Composite Partition Key: Using just one column as a partition key, might result in wide row issues (depends on use case/data modeling). Hence the partition key is sometimes specified as a combination of more than one column.
Regarding confusion of which one is mandatory, which one can be skipped etc. in a query, trying to imagine Cassandra as a giant HashMap helps. So in a HashMap, you can't retrieve the values without the Key.
Here, the Partition keys play the role of that key. So each query needs to have them specified. Without which Cassandra won't know which node to search for.

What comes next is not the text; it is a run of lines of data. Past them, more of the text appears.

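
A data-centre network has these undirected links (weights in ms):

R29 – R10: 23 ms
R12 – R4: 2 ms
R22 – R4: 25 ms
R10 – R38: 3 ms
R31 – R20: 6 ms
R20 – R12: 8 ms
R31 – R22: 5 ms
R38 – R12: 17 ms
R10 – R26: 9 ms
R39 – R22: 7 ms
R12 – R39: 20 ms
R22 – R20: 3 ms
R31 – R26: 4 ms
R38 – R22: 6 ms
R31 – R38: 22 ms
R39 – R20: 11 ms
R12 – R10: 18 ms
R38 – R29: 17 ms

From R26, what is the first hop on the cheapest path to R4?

Compare a few routes:
R26 → R31 → R22 → R20 → R12 → R4: 4+5+3+8+2 = 22
R26 → R31 → R20 → R12 → R4: 4+6+8+2 = 20
R26 → R10 → R12 → R4: 9+18+2 = 29
The minimum is 20 ms via R26 → R31 → R20 → R12 → R4.
So from R26 the first move is to R31.

R31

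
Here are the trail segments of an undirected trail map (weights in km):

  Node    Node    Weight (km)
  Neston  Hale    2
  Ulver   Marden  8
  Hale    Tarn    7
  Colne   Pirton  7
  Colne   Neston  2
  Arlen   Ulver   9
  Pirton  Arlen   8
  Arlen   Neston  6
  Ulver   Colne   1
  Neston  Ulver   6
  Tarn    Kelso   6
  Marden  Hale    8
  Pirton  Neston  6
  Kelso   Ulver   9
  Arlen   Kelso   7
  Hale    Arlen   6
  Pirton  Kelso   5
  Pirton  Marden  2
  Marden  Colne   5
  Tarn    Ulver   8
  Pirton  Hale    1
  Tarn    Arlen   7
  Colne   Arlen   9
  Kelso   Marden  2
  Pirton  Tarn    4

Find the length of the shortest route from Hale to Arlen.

Candidate routes:
Hale → Neston → Arlen: 2+6 = 8
Hale → Arlen: 6 = 6
The minimum is 6 km via Hale → Arlen.

6 km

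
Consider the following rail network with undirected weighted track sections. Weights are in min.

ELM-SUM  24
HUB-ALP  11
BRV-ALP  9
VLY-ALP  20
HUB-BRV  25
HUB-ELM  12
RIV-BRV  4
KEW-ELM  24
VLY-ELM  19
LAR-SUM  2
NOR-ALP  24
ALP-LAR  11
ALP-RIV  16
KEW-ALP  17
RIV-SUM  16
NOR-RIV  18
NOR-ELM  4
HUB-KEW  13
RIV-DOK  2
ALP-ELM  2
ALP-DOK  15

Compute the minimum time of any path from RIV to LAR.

Settle nodes by increasing distance from RIV:
RIV: 0
DOK: 2  (via RIV)
BRV: 4  (via RIV)
ALP: 13  (via BRV)
ELM: 15  (via ALP)
SUM: 16  (via RIV)
NOR: 18  (via RIV)
LAR: 18  (via SUM)
Shortest route: RIV → SUM → LAR = 18 min.

18 min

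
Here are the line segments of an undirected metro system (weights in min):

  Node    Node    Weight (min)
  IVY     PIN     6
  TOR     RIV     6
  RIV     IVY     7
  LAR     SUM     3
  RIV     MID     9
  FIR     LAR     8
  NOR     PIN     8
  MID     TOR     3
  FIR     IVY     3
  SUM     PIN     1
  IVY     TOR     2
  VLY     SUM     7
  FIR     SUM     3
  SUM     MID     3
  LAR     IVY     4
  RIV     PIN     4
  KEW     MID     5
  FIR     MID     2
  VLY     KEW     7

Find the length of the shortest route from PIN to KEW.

9 min

Shortest distances from PIN:
PIN: 0
SUM: 1  (via PIN)
LAR: 4  (via SUM)
FIR: 4  (via SUM)
RIV: 4  (via PIN)
MID: 4  (via SUM)
IVY: 6  (via PIN)
TOR: 7  (via MID)
NOR: 8  (via PIN)
VLY: 8  (via SUM)
KEW: 9  (via MID)
Shortest route: PIN–SUM–MID–KEW = 9 min.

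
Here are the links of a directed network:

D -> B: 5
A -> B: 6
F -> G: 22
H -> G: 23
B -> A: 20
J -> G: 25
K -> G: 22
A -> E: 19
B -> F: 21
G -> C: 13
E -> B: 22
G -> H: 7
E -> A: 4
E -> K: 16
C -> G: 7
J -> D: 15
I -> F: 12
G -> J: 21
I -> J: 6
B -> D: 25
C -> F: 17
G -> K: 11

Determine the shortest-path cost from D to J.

69

Candidate routes:
D → B → A → E → K → G → J: 5+20+19+16+22+21 = 103
D → B → F → G → J: 5+21+22+21 = 69
Cheapest is D → B → F → G → J at 69.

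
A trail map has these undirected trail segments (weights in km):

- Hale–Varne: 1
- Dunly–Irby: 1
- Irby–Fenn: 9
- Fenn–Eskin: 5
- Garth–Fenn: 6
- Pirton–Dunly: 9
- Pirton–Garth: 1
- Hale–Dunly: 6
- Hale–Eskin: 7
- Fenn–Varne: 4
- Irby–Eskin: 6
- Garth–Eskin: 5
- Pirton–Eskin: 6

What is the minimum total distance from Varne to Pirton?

Compare a few routes:
Varne–Hale–Eskin–Garth–Pirton: 1+7+5+1 = 14
Varne–Fenn–Garth–Pirton: 4+6+1 = 11
Cheapest is Varne–Fenn–Garth–Pirton at 11 km.

11 km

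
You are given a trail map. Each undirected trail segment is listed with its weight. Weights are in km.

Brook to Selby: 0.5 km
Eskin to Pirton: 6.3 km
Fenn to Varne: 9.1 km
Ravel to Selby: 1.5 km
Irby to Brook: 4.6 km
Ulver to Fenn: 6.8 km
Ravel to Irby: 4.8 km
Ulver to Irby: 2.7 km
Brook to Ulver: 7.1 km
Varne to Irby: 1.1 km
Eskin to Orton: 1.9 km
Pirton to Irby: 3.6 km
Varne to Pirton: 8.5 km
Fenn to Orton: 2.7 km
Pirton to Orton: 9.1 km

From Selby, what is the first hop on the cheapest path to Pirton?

Candidate routes:
Selby–Ravel–Irby–Pirton: 1.5+4.8+3.6 = 9.9
Selby–Brook–Ulver–Irby–Pirton: 0.5+7.1+2.7+3.6 = 13.9
Selby–Brook–Irby–Pirton: 0.5+4.6+3.6 = 8.7
Cheapest is Selby–Brook–Irby–Pirton at 8.7 km.
So from Selby the first move is to Brook.

Brook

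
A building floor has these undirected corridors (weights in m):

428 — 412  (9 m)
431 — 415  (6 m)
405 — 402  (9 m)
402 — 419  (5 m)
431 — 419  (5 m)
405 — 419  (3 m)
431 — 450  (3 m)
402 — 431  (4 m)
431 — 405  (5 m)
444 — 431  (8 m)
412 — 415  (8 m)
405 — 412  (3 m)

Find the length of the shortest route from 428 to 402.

Settle nodes by increasing distance from 428:
428: 0
412: 9  (via 428)
405: 12  (via 412)
419: 15  (via 405)
431: 17  (via 405)
415: 17  (via 412)
402: 20  (via 419)
Shortest route: 428 → 412 → 405 → 419 → 402 = 20 m.

20 m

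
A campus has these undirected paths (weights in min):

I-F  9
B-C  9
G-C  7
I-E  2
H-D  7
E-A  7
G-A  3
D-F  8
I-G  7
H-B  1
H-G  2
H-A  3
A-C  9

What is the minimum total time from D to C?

16 min

Candidate routes:
D → H → G → C: 7+2+7 = 16
D → H → A → C: 7+3+9 = 19
D → H → B → C: 7+1+9 = 17
D → H → A → G → C: 7+3+3+7 = 20
The minimum is 16 min via D → H → G → C.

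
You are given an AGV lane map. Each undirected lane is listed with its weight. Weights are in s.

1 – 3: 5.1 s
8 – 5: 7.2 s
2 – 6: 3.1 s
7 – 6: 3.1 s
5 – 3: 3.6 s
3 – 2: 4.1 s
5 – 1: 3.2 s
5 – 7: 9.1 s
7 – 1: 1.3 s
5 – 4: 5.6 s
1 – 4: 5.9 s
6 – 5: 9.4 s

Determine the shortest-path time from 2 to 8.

14.9 s

Running Dijkstra from 2:
2: 0
6: 3.1  (via 2)
3: 4.1  (via 2)
7: 6.2  (via 6)
1: 7.5  (via 7)
5: 7.7  (via 3)
4: 13.3  (via 5)
8: 14.9  (via 5)
Shortest route: 2–3–5–8 = 14.9 s.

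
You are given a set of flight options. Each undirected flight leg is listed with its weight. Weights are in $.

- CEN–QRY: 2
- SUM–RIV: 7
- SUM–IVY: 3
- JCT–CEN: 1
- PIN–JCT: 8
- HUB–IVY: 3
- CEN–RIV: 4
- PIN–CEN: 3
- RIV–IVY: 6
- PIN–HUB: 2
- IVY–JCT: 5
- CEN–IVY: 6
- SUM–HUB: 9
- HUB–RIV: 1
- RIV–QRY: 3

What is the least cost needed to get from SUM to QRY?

Compare a few routes:
SUM–IVY–CEN–QRY: 3+6+2 = 11
SUM–RIV–QRY: 7+3 = 10
SUM–IVY–JCT–CEN–QRY: 3+5+1+2 = 11
Cheapest is SUM–RIV–QRY at $10.

$10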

The clustering keys (columns, which are optional) help in further narrowing your query search after Cassandra finds out the specific node(and it's replicas) responsible for that specific Partition key.
In cassandra , the difference between primary key,partition key,composite key, clustering key always makes some confusion.. So I am going to explain below and co relate to each others. We use CQL (Cassandra Query Language) for Cassandra database access. Note:- Answer is as per updated version of Cassandra. Primary Key :-
CREATE TABLE Cass (
id int PRIMARY KEY,
name text
);
Create Table Cass (
id int,
name text,
PRIMARY KEY(id)
);
In CQL, the order in which columns are defined for the PRIMARY KEY matters. The first column of the key is called the partition key having property that all the rows sharing the same partition key (even across table in fact) are stored on the same physical node. Also, insertion/update/deletion on rows sharing the same partition key for a given table are performed atomically and in isolation. Note that it is possible to have a composite partition key, i.e. a partition key formed of multiple columns, using an extra set of parentheses to define which columns forms the partition key.
Partitioning and Clustering The PRIMARY KEY definition is made up of two parts: the Partition Key and the Clustering Columns. The first part maps to the storage engine row key, while the second is used to group columns in a row.
CREATE TABLE device_check (
device_id int,
checked_at timestamp,
is_power boolean,
is_locked boolean,
PRIMARY KEY (device_id, checked_at)
);
Here device_id is partition key and checked_at is cluster_key.
We can have multiple cluster key as well as partition key too which depends on declaration.
In database design, a compound key is a set of superkeys that is not minimal.
A composite key is a set that contains a compound key and at least one attribute that is not a superkey
Given table: EMPLOYEES {employee_id, firstname, surname}
Possible superkeys are:
{employee_id}
{employee_id, firstname}
{employee_id, firstname, surname}
{employee_id} is the only minimal superkey, which also makes it the only candidate key--given that {firstname} and {surname} do not guarantee uniqueness. Since a primary key is defined as a chosen candidate key, and only one candidate key exists in this example, {employee_id} is the minimal superkey, the only candidate key, and the only possible primary key.
The exhaustive list of compound keys is:
{employee_id, firstname}
{employee_id, surname}
{employee_id, firstname, surname}
The only composite key is {employee_id, firstname, surname} since that key contains a compound key ({employee_id,firstname}) and an attribute that is not a superkey ({surname}).